The partner name is determined as part of partner registration and is a unique identifier that provides the AWS customer with confidence that the owner of the event source is a trusted APN partner and is who they claim to be. Each partner name begins with aws.partner/ followed by a fully qualified domain name owned by the partner. The fully qualified domain name (FQDN) used should be one that customers readily associate with the partner or SaaS product.

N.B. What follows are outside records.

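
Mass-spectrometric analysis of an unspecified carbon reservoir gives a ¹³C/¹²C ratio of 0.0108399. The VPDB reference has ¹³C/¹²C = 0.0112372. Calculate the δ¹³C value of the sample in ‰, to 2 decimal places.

-35.36‰

δ¹³C = (R_sample / R_standard − 1) × 1000
R_sample / R_standard = 0.0108399 / 0.0112372 = 0.964644
δ¹³C = (0.964644 − 1) × 1000 = -35.356‰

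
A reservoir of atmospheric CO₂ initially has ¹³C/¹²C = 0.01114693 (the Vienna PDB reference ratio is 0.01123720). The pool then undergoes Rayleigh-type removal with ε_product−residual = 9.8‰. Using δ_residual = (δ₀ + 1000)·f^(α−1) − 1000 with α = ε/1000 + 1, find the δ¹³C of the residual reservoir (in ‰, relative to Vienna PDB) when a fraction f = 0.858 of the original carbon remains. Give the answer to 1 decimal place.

-9.5‰

δ₀ = (0.01114693/0.01123720 − 1)×1000 = (0.991967 − 1)×1000 = -8.033‰
α − 1 = ε/1000 = 0.0098
f^(α−1) = 0.858^(0.0098) = 0.998500
δ_res = (-8.033 + 1000) × 0.998500 − 1000 = 990.479 − 1000 = -9.52‰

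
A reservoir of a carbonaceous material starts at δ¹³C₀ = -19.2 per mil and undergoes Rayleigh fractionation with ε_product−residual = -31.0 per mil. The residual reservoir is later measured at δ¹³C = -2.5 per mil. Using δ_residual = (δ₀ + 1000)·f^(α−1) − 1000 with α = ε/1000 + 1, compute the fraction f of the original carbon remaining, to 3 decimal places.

α − 1 = ε/1000 = -0.0310
(δ_res + 1000)/(δ₀ + 1000) = (-2.5 + 1000)/(-19.2 + 1000) = 997.5/980.8 = 1.017027
f = 1.017027^(1/-0.0310) = exp(ln(1.017027)/-0.0310) = exp(0.01688/-0.0310)
f = exp(-0.5446) = 0.5801

0.580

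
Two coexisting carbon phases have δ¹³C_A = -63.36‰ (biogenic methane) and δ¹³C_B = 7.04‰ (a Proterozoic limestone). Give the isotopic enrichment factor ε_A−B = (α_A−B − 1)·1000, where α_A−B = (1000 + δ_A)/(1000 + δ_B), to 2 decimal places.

-69.91‰

α_A−B = (1000 + -63.36) / (1000 + 7.04) = 936.64 / 1007.04 = 0.930092
ε_A−B = (0.930092 − 1) × 1000 = -69.908‰
(The approximation ε ≈ δ_A − δ_B would give -70.40‰.)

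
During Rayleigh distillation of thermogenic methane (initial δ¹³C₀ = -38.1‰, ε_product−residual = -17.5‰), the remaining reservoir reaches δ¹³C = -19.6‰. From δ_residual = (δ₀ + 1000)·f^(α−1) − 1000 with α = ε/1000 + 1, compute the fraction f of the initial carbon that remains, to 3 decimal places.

0.337

α − 1 = ε/1000 = -0.0175
(δ_res + 1000)/(δ₀ + 1000) = (-19.6 + 1000)/(-38.1 + 1000) = 980.4/961.9 = 1.019233
f = 1.019233^(1/-0.0175) = exp(ln(1.019233)/-0.0175) = exp(0.01905/-0.0175)
f = exp(-1.0886) = 0.3367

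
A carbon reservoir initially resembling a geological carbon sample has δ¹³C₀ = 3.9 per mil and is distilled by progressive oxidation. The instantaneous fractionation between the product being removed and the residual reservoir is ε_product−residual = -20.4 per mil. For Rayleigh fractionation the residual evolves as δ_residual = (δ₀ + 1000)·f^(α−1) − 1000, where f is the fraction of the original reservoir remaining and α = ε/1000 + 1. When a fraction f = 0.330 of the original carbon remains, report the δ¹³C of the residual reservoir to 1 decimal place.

26.9 per mil

Rayleigh residual: δ_res = (δ₀ + 1000)·f^(α−1) − 1000
α = ε/1000 + 1 = 0.97960, so α − 1 = -0.02040
f^(α−1) = 0.330^(-0.02040) = 1.022874
δ_res = (3.9 + 1000) × 1.022874 − 1000 = 1026.864 − 1000 = 26.86 per mil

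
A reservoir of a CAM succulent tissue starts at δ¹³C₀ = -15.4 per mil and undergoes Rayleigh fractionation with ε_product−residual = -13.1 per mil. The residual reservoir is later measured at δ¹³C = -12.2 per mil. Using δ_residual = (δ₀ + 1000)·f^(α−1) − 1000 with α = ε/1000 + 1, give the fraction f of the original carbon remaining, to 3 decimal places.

0.781

α − 1 = ε/1000 = -0.0131
(δ_res + 1000)/(δ₀ + 1000) = (-12.2 + 1000)/(-15.4 + 1000) = 987.8/984.6 = 1.003250
f = 1.003250^(1/-0.0131) = exp(ln(1.003250)/-0.0131) = exp(0.00324/-0.0131)
f = exp(-0.2477) = 0.7806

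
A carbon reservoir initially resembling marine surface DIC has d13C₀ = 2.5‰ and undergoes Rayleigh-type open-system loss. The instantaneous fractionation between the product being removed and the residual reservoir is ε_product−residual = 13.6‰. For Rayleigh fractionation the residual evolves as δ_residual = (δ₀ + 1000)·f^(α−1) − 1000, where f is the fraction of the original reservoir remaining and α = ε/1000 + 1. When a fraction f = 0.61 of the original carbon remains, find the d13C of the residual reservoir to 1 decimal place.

-4.2‰

Rayleigh residual: δ_res = (δ₀ + 1000)·f^(α−1) − 1000
α = ε/1000 + 1 = 1.01360, so α − 1 = 0.01360
f^(α−1) = 0.61^(0.01360) = 0.993300
δ_res = (2.5 + 1000) × 0.993300 − 1000 = 995.783 − 1000 = -4.22‰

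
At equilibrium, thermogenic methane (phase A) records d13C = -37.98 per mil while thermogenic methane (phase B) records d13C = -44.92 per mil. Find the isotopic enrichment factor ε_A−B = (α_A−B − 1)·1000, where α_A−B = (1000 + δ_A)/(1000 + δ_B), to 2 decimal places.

7.27 per mil

α_A−B = (1000 + -37.98) / (1000 + -44.92) = 962.02 / 955.08 = 1.007266
ε_A−B = (1.007266 − 1) × 1000 = 7.266 per mil
(The approximation ε ≈ δ_A − δ_B would give 6.94 per mil.)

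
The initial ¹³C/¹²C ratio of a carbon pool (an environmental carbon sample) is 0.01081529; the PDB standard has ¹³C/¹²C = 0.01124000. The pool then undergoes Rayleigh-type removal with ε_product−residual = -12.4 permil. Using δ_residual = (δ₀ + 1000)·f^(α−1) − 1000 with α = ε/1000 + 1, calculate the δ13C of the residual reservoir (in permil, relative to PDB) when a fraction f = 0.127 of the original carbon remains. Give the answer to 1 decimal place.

-12.8 permil

δ₀ = (0.01081529/0.01124000 − 1)×1000 = (0.962214 − 1)×1000 = -37.786 permil
α − 1 = ε/1000 = -0.0124
f^(α−1) = 0.127^(-0.0124) = 1.025918
δ_res = (-37.786 + 1000) × 1.025918 − 1000 = 987.154 − 1000 = -12.85 permil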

The event generator name is determined by the partner when creating the event source, and it should uniquely identify an event-generating resource within the partner system. It should ideally provide the AWS customer with enough information to decide whether to create a partner event bus. For example, multiple users of a SaaS system can own different resources with the same name (for example, “repo1”). To disambiguate between them, the event generator name should contain the account name as well as the repository name (for example, “acct1/repo1”). The resource names and ARNs for this example are as follows:

Partner event source name

aws.partner/partner_x/acct1/repo1

Partner event bus name

aws.partner/partner_x/acct1/repo1

Partner event source ARN

arn:aws:events:us-east-2::event-source/aws.partner/partner_x/acct1/repo1

Partner event bus ARN

arn:aws:events:us-east-2:000000000101:event-bus/aws.partner/partner_x/acct1/repo1

Event source states

Event sources can be in one of the following states. From the partner side, this state can be found on the event source account rather than the event source itself.

  • Nonexistent (∅)

    • The event source either has never been created, has been deleted, or has expired.

    • Rejects events.

  • PENDING

    • The event source was recently created.

    • Accepts events.

  • ACTIVE

    • The AWS customer has created the corresponding partner event bus.

    • Accepts events.

The following diagram shows the relationship between these states.


         image2

From the AWS customer side, event sources can be in one of the following states.

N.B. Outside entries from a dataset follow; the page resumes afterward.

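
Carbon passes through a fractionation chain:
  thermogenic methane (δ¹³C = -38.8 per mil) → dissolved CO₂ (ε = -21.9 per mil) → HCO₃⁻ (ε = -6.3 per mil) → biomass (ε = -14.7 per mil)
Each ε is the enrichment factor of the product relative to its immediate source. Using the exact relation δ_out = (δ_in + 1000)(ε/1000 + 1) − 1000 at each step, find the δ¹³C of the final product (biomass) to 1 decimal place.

step 1: δ = (-38.80 + 1000)·(-21.9/1000 + 1) − 1000 = -59.85 per mil
step 2: δ = (-59.85 + 1000)·(-6.3/1000 + 1) − 1000 = -65.77 per mil
step 3: δ = (-65.77 + 1000)·(-14.7/1000 + 1) − 1000 = -79.51 per mil

-79.5 per mil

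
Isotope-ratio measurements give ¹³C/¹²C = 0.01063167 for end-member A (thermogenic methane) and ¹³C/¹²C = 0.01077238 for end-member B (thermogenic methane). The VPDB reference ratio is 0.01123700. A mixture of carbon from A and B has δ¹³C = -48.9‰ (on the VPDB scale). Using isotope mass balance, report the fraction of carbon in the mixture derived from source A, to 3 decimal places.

δ_A = (0.01063167/0.01123700 − 1)×1000 = (0.946131 − 1)×1000 = -53.869‰
δ_B = (0.01077238/0.01123700 − 1)×1000 = (0.958653 − 1)×1000 = -41.347‰
f_A = (δ_mix − δ_B)/(δ_A − δ_B) = (-48.9 − (-41.347))/(-53.869 − (-41.347))
f_A = -7.553 / -12.522 = 0.6032

0.603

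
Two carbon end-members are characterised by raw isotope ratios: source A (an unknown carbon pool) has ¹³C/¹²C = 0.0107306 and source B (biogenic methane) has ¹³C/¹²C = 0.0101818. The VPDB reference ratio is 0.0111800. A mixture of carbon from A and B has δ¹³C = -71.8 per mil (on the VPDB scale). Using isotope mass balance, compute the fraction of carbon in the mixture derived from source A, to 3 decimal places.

δ_A = (0.0107306/0.0111800 − 1)×1000 = (0.959803 − 1)×1000 = -40.197 per mil
δ_B = (0.0101818/0.0111800 − 1)×1000 = (0.910716 − 1)×1000 = -89.284 per mil
f_A = (δ_mix − δ_B)/(δ_A − δ_B) = (-71.8 − (-89.284))/(-40.197 − (-89.284))
f_A = 17.484 / 49.088 = 0.3562

0.356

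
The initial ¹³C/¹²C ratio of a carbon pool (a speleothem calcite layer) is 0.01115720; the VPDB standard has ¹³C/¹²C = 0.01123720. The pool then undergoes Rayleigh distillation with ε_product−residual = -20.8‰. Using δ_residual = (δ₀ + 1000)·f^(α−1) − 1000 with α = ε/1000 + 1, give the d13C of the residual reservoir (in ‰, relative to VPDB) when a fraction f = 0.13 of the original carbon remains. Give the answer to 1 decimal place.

δ₀ = (0.01115720/0.01123720 − 1)×1000 = (0.992881 − 1)×1000 = -7.119‰
α − 1 = ε/1000 = -0.0208
f^(α−1) = 0.13^(-0.0208) = 1.043350
δ_res = (-7.119 + 1000) × 1.043350 − 1000 = 1035.922 − 1000 = 35.92‰

35.9‰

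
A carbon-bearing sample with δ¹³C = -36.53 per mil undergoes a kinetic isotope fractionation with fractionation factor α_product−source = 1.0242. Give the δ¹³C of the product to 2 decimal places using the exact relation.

-13.21 per mil

δ_product = (δ_source + 1000)·α − 1000
δ_product = (-36.53 + 1000) × 1.0242 − 1000
δ_product = 986.786 − 1000 = -13.214 per mil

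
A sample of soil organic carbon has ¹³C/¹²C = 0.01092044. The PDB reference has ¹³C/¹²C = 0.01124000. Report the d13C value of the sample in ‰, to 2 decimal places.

d13C = (R_sample / R_standard − 1) × 1000
R_sample / R_standard = 0.01092044 / 0.01124000 = 0.971569
d13C = (0.971569 − 1) × 1000 = -28.431‰

-28.43‰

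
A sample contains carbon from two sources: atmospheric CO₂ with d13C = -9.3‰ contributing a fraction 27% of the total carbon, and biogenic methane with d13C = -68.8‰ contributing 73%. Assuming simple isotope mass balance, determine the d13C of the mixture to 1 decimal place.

δ_mix = f_A·δ_A + f_B·δ_B
δ_mix = 0.27 × (-9.3) + 0.73 × (-68.8)
δ_mix = -2.51 + -50.22 = -52.73‰

-52.7‰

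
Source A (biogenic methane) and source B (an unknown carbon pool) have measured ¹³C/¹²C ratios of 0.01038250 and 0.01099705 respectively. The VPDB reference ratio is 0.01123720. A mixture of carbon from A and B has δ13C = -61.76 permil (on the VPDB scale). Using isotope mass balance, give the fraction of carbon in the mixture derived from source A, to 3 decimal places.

δ_A = (0.01038250/0.01123720 − 1)×1000 = (0.923940 − 1)×1000 = -76.060 permil
δ_B = (0.01099705/0.01123720 − 1)×1000 = (0.978629 − 1)×1000 = -21.371 permil
f_A = (δ_mix − δ_B)/(δ_A − δ_B) = (-61.76 − (-21.371))/(-76.060 − (-21.371))
f_A = -40.389 / -54.689 = 0.7385

0.739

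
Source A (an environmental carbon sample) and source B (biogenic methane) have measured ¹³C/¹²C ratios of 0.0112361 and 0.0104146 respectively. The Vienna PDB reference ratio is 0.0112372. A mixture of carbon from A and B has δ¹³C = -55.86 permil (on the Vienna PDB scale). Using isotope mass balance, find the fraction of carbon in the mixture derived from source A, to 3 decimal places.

δ_A = (0.0112361/0.0112372 − 1)×1000 = (0.999902 − 1)×1000 = -0.098 permil
δ_B = (0.0104146/0.0112372 − 1)×1000 = (0.926797 − 1)×1000 = -73.203 permil
f_A = (δ_mix − δ_B)/(δ_A − δ_B) = (-55.86 − (-73.203))/(-0.098 − (-73.203))
f_A = 17.343 / 73.105 = 0.2372

0.237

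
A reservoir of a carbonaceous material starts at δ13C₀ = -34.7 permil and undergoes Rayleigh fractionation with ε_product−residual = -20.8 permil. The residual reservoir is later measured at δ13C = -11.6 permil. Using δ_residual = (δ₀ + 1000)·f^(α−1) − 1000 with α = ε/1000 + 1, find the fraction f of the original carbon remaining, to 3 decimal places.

α − 1 = ε/1000 = -0.0208
(δ_res + 1000)/(δ₀ + 1000) = (-11.6 + 1000)/(-34.7 + 1000) = 988.4/965.3 = 1.023930
f = 1.023930^(1/-0.0208) = exp(ln(1.023930)/-0.0208) = exp(0.02365/-0.0208)
f = exp(-1.1369) = 0.3208

0.321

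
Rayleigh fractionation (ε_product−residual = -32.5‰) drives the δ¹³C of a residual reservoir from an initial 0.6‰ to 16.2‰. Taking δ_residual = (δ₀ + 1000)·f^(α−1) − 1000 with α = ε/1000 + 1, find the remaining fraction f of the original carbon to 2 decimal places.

0.62

α − 1 = ε/1000 = -0.0325
(δ_res + 1000)/(δ₀ + 1000) = (16.2 + 1000)/(0.6 + 1000) = 1016.2/1000.6 = 1.015591
f = 1.015591^(1/-0.0325) = exp(ln(1.015591)/-0.0325) = exp(0.01547/-0.0325)
f = exp(-0.4760) = 0.6213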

  • Non-existent (∅), event bus does not exist

    • The event source either has never been created, has been deleted, or has expired

    • Rejects events sent by partner

  • PENDING, event bus does not exist

    • The event source was recently created

    • Visible to both the partner and the AWS customer

    • Accepts events sent by partner, but does not deliver them to customer

  • ACTIVE, event bus exists

    • The AWS customer created the corresponding partner event bus

    • Accepts events sent by the partner and delivers them to customer-defined rules

  • DELETED, event bus exists

    • After the event source became ACTIVE, the partner deleted it

    • Informs the AWS customer that the partner is no longer set up to send events

    • Allows the partner to recreate the corresponding event source without unexpectedly resurrecting a partner event bus along with any rules attached to it

    • Rejects events sent by partner

  • PENDING, event bus exists

    • After the event source became DELETED, the partner re-created it

    • Allows the partner to recreate the corresponding event source without unexpectedly resurrecting a partner event bus along with any rules attached to it

    • Allows the AWS customer to reattach an existing partner event bus to an event source without deleting the partner event bus

    • Accepts events sent by the partner, but does not deliver them to customer

The following diagram shows the relationship between these states.


         image3

Event source expiration

Periodically, AWS checks all PENDING event sources. Any event sources that are in a PENDING state for over 7 days are automatically deleted. This feature addresses two issues:

  • A partner customer can make a mistake, by sharing events with a variety of AWS accounts that they do not own. This could confuse the AWS customer by presenting them with a large list of event sources, most of which are irrelevant or malicious. Automatic expiration helps drastically reduce the noise.

  • A partner does not want to send events that no one is listening to. Automatic expiration allows AWS to give partners a definitive response that no one is listening.